Speaking during the launch of the Botswana Congress Party (BCP), council candidate Mayane warned that cooperation of opposition parties does not mean annexing other parties but working together for a positive cause. He expressed a wish that a clear message on cooperation could be deeply absorbed and understood by the electorate.
Mr Mayane said as members of the BNF, they would pledge their support to the BCP in the ward and noted that Batswana are tired of the ruling Botswana Democratic Party (BDP) party.
Vice President of the Botswana opposition People's Party (BPP), Moses Mokgatle, stated that there were irregularities and loopholes in the way the current government administers its activities. He also criticised President Festus Mogae saying he does not have the welfare of the impoverished Babirwa people of his constituency at heart.

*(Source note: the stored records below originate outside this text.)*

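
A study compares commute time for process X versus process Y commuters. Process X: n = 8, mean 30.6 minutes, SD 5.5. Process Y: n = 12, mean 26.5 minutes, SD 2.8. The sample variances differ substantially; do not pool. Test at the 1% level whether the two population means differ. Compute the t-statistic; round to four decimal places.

1.9470

Let group 1 = process X, group 2 = process Y. H0: μ_1 = μ_2; H1: μ_1 ≠ μ_2 (Welch's two-sample t-test, two-sided).
t = (x̄_1 − x̄_2)/√(s_1²/n_1 + s_2²/n_2) = (30.6 − 26.5)/√(5.5²/8 + 2.8²/12) = 1.9470
Welch–Satterthwaite df ≈ 9.45
Two-sided p-value ≈ 0.082
Since p ≈ 0.082 > α = 0.01, fail to reject H0; the data do not provide sufficient evidence against H0.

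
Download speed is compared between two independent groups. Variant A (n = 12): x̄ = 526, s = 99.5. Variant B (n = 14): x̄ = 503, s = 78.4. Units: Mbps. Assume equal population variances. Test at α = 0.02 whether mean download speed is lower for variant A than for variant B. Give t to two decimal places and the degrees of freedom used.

t = 0.66, df = 24

Let group 1 = variant A, group 2 = variant B. H0: μ_1 = μ_2; H1: μ_1 < μ_2 (two-sample pooled-variance t-test, left-tailed).
s_p² = [(12−1)·99.5² + (14−1)·78.4²]/(12+14−2) = 7867
t = (526 − 503)/√[7867·(1/12 + 1/14)] = 0.66
df = n₁ + n₂ − 2 = 24
p-value = P(T ≤ 0.66) ≈ 0.742
Since p ≈ 0.742 > α = 0.02, fail to reject H0; the evidence is not statistically significant.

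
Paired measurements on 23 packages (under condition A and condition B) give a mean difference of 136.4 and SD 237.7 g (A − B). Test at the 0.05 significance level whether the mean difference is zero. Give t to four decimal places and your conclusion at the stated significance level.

H0: μ_d = 0; H1: μ_d ≠ 0 (paired t-test on the differences, two-sided).
t = d̄/(s_d/√n) = 136.4/(237.7/√23) = 2.7520
df = n − 1 = 22
Two-sided p-value ≈ 0.012
Since p ≈ 0.012 < α = 0.05, reject H0; the data support H1.

t = 2.7520; reject H0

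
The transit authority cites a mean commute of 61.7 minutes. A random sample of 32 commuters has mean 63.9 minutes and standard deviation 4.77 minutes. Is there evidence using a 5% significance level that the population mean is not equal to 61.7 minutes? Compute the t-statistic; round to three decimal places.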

He appreciated the fact that opposition unity had borne fruit and said it had also caused some internal splits within the ruling party. "As members of the opposition in the country, our main aim is to topple the BDP and this is going to sail smoothly under the cooperation initiative."

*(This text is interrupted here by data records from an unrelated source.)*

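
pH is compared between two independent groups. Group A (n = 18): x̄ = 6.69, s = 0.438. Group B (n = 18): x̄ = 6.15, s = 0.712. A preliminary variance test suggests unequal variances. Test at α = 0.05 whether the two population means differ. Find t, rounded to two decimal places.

Let group 1 = group A, group 2 = group B. H0: μ_1 = μ_2; H1: μ_1 ≠ μ_2 (Welch's two-sample t-test, two-sided).
t = (x̄_1 − x̄_2)/√(s_1²/n_1 + s_2²/n_2) = (6.69 − 6.15)/√(0.438²/18 + 0.712²/18) = 2.74
Welch–Satterthwaite df ≈ 28.25
Two-sided p-value ≈ 0.0105
Since p ≈ 0.0105 < α = 0.05, reject H0; the data support H1.

2.74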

Mr Mokgatle pointed out that Botswana's opposition had previously lost all the general elections and had realised that they were not strong enough, but this time they would snatch power from the ruling party. He dismissed hope by the ruling party that the opposition parties would split before the 2009 elections.
Since independence in 1966, the ruling BDP has won every legislative election, which again has given it the presidency for almost four decades. Elections have generally been free and fair.
In the last legislative elections, on 30 October 2004, the BDP won almost 52 percent of the votes, giving it 44 out of a total of 57 parliamentary seats. Two opposition parties are represented in the Gaborone parliament. Repeated calls for a united opposition to effectively challenge the BDP have failed until now.